CORTEZ -- Walking through the Florida Maritime Museum, Michael Coleman couldn’t help himself from touching every ship he saw and asking questions about how they worked.
“They have awesome stuff,” said Michael, 5. “I like ships because they are so cool.”
He was one of the thousands who took in all the maritime attractions at the Cortez Commercial Fishing Festival on Saturday.
In its 29th year, the festival celebrates the long tradition of fishermen who have made a living off the waters in Cortez. These days the event is synonymous with packed buses getting in and out of the event, and throngs of people looking for the best sea food and crafts.
An underlying theme, however, has always been history and preservation.
Proceeds from the two-day festival will go to the Florida Institute for Saltwater Heritage preserve.
“It’s great,” said Nicole Coleman, 32. “This is our first one and just to learn and to be with our family.”

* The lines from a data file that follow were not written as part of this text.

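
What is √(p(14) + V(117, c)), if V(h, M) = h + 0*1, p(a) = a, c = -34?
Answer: √131 ≈ 11.446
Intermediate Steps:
V(h, M) = h (V(h, M) = h + 0 = h)
√(p(14) + V(117, c)) = √(14 + 117) = √131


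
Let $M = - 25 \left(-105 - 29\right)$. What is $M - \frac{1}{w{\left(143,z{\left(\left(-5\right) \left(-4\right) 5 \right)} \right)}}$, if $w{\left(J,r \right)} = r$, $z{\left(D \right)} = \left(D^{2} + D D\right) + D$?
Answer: $\frac{67334999}{20100} \approx 3350.0$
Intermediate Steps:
$z{\left(D \right)} = D + 2 D^{2}$ ($z{\left(D \right)} = \left(D^{2} + D^{2}\right) + D = 2 D^{2} + D = D + 2 D^{2}$)
$M = 3350$ ($M = \left(-25\right) \left(-134\right) = 3350$)
$M - \frac{1}{w{\left(143,z{\left(\left(-5\right) \left(-4\right) 5 \right)} \right)}} = 3350 - \frac{1}{\left(-5\right) \left(-4\right) 5 \left(1 + 2 \left(-5\right) \left(-4\right) 5\right)} = 3350 - \frac{1}{20 \cdot 5 \left(1 + 2 \cdot 20 \cdot 5\right)} = 3350 - \frac{1}{100 \left(1 + 2 \cdot 100\right)} = 3350 - \frac{1}{100 \left(1 + 200\right)} = 3350 - \frac{1}{100 \cdot 201} = 3350 - \frac{1}{20100} = \frac{67334999}{20100}$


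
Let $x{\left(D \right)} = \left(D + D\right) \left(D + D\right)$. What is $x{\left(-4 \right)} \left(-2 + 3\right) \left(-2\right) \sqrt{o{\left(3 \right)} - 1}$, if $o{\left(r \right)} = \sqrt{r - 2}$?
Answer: $0$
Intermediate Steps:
$o{\left(r \right)} = \sqrt{-2 + r}$
$x{\left(D \right)} = 4 D^{2}$ ($x{\left(D \right)} = 2 D 2 D = 4 D^{2}$)
$x{\left(-4 \right)} \left(-2 + 3\right) \left(-2\right) \sqrt{o{\left(3 \right)} - 1} = 4 \left(-4\right)^{2} \left(-2 + 3\right) \left(-2\right) \sqrt{\sqrt{-2 + 3} - 1} = 4 \cdot 16 \cdot 1 \left(-2\right) \sqrt{\sqrt{1} - 1} = 64 \left(-2\right) \sqrt{1 - 1} = - 128 \sqrt{0} = \left(-128\right) 0 = 0$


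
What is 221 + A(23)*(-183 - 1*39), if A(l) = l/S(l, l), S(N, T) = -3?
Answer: 1923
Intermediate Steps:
A(l) = -l/3 (A(l) = l/(-3) = l*(-⅓) = -l/3)
221 + A(23)*(-183 - 1*39) = 221 + (-⅓*23)*(-183 - 1*39) = 221 - 23*(-183 - 39)/3 = 221 - 23/3*(-222) = 221 + 1702 = 1923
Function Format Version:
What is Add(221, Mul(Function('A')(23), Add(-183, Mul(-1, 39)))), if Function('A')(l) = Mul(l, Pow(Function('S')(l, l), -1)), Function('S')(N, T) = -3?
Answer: 1923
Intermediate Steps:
Function('A')(l) = Mul(Rational(-1, 3), l) (Function('A')(l) = Mul(l, Pow(-3, -1)) = Mul(l, Rational(-1, 3)) = Mul(Rational(-1, 3), l))
Add(221, Mul(Function('A')(23), Add(-183, Mul(-1, 39)))) = Add(221, Mul(Mul(Rational(-1, 3), 23), Add(-183, Mul(-1, 39)))) = Add(221, Mul(Rational(-23, 3), Add(-183, -39))) = Add(221, Mul(Rational(-23, 3), -222)) = Add(221, 1702) = 1923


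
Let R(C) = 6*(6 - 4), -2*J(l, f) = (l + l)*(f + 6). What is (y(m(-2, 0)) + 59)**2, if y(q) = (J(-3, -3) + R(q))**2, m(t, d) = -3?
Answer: 250000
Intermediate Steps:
J(l, f) = -l*(6 + f) (J(l, f) = -(l + l)*(f + 6)/2 = -2*l*(6 + f)/2 = -l*(6 + f))
R(C) = 12 (R(C) = 6*2 = 12)
y(q) = 441 (y(q) = (-1*(-3)*(6 - 3) + 12)**2 = (-1*(-3)*3 + 12)**2 = (9 + 12)**2 = 21**2 = 441)
(y(m(-2, 0)) + 59)**2 = (441 + 59)**2 = 500**2 = 250000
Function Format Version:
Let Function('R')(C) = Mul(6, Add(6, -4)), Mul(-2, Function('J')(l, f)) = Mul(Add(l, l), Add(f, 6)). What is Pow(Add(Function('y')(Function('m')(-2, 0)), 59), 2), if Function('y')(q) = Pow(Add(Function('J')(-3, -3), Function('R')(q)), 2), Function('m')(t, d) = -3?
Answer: 250000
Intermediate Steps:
Function('J')(l, f) = Mul(-1, l, Add(6, f)) (Function('J')(l, f) = Mul(Rational(-1, 2), Mul(Add(l, l), Add(f, 6))) = Mul(Rational(-1, 2), Mul(Mul(2, l), Add(6, f))) = Mul(Rational(-1, 2), Mul(2, l, Add(6, f))) = Mul(-1, l, Add(6, f)))
Function('R')(C) = 12 (Function('R')(C) = Mul(6, 2) = 12)
Function('y')(q) = 441 (Function('y')(q) = Pow(Add(Mul(-1, -3, Add(6, -3)), 12), 2) = Pow(Add(Mul(-1, -3, 3), 12), 2) = Pow(Add(9, 12), 2) = Pow(21, 2) = 441)
Pow(Add(Function('y')(Function('m')(-2, 0)), 59), 2) = Pow(Add(441, 59), 2) = Pow(500, 2) = 250000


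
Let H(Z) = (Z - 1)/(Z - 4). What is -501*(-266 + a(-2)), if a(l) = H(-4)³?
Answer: 68169567/512 ≈ 1.3314e+5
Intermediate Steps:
H(Z) = (-1 + Z)/(-4 + Z)
a(l) = 125/512 (a(l) = ((-1 - 4)/(-4 - 4))³ = (-5/(-8))³ = (-⅛*(-5))³ = (5/8)³ = 125/512)
-501*(-266 + a(-2)) = -501*(-266 + 125/512) = -501*(-136067/512) = 68169567/512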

It was through books, recipes, shirts and posters that Mary Fulford Green did her best to share the cause and history of Cortez to anyone who stopped by her booth.
She weaved stories about her childhood with her views on fishing.

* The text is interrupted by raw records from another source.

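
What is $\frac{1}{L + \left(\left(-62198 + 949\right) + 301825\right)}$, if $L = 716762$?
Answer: $\frac{1}{957338} \approx 1.0446 \cdot 10^{-6}$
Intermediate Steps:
$\frac{1}{L + \left(\left(-62198 + 949\right) + 301825\right)} = \frac{1}{716762 + \left(\left(-62198 + 949\right) + 301825\right)} = \frac{1}{716762 + \left(-61249 + 301825\right)} = \frac{1}{716762 + 240576} = \frac{1}{957338}$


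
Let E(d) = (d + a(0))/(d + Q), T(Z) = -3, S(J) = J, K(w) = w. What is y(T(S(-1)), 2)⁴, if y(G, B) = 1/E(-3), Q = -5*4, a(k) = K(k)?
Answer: 279841/81 ≈ 3454.8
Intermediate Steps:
a(k) = k
Q = -20
E(d) = d/(-20 + d) (E(d) = (d + 0)/(d - 20) = d/(-20 + d))
y(G, B) = 23/3 (y(G, B) = 1/(-3/(-20 - 3)) = 1/(-3/(-23)) = 1/(-3*(-1/23)) = 1/(3/23) = 23/3)
y(T(S(-1)), 2)⁴ = (23/3)⁴ = 279841/81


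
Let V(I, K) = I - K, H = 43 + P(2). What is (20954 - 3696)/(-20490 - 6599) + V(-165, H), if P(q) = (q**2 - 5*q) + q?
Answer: -5543414/27089 ≈ -204.64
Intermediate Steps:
P(q) = q**2 - 4*q
H = 39 (H = 43 + 2*(-4 + 2) = 43 + 2*(-2) = 43 - 4 = 39)
(20954 - 3696)/(-20490 - 6599) + V(-165, H) = (20954 - 3696)/(-20490 - 6599) + (-165 - 1*39) = 17258/(-27089) + (-165 - 39) = 17258*(-1/27089) - 204 = -17258/27089 - 204 = -5543414/27089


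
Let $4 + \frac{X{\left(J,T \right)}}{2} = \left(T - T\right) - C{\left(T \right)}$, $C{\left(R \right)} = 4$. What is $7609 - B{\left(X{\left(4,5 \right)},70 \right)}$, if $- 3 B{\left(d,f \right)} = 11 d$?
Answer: $\frac{22651}{3} \approx 7550.3$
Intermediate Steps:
$X{\left(J,T \right)} = -16$ ($X{\left(J,T \right)} = -8 + 2 \left(\left(T - T\right) - 4\right) = -8 + 2 \left(0 - 4\right) = -8 + 2 \left(-4\right) = -8 - 8 = -16$)
$B{\left(d,f \right)} = - \frac{11 d}{3}$
$7609 - B{\left(X{\left(4,5 \right)},70 \right)} = 7609 - \left(- \frac{11}{3}\right) \left(-16\right) = 7609 - \frac{176}{3} = \frac{22651}{3}$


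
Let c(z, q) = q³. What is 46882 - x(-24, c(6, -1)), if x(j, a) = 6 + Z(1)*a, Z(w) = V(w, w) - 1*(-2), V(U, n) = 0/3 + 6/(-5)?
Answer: 234384/5 ≈ 46877.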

Carol Miller was fascinated by Green’s stories.
“I didn’t know this place was here. It’s unique,” Miller, 64, of Tampa, said as she listened to Green’s stories of growing up in the area. “I bought a poster because I want to support it.”

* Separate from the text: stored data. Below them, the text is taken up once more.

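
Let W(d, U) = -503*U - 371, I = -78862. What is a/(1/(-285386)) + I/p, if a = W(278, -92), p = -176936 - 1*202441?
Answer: -4970083143903548/379377 ≈ -1.3101e+10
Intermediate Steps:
W(d, U) = -371 - 503*U
p = -379377 (p = -176936 - 202441 = -379377)
a = 45905 (a = -371 - 503*(-92) = -371 + 46276 = 45905)
a/(1/(-285386)) + I/p = 45905/(1/(-285386)) - 78862/(-379377) = 45905/(-1/285386) - 78862*(-1/379377) = 45905*(-285386) + 78862/379377 = -13100644330 + 78862/379377 = -4970083143903548/379377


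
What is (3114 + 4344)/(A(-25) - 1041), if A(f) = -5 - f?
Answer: -7458/1021 ≈ -7.3046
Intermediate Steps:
(3114 + 4344)/(A(-25) - 1041) = (3114 + 4344)/((-5 - 1*(-25)) - 1041) = 7458/((-5 + 25) - 1041) = 7458/(20 - 1041) = 7458/(-1021) = 7458*(-1/1021) = -7458/1021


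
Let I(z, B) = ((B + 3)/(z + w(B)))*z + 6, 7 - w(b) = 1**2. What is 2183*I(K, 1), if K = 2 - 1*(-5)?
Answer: 231398/13 ≈ 17800.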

Many people just came to the festival to relax and enjoy the fresh seafood.
For Rosemary Velozzi, it was a nice change from what she normally gets in New York.
“I came for the fish. It’s been good. This is different than where we come from,” said Velozzi, 63, of Rochester, N.Y.
For Margaret Bush coming to the festival is simply a tradition.
“It’s more compact this year and a lot more crowded, but we live close by and we wanted to support the community,” she said.
The event continues from 10 a.m. to 6 p.m. today at 4600 124th St. W. Admission is $2 and free for children under 12.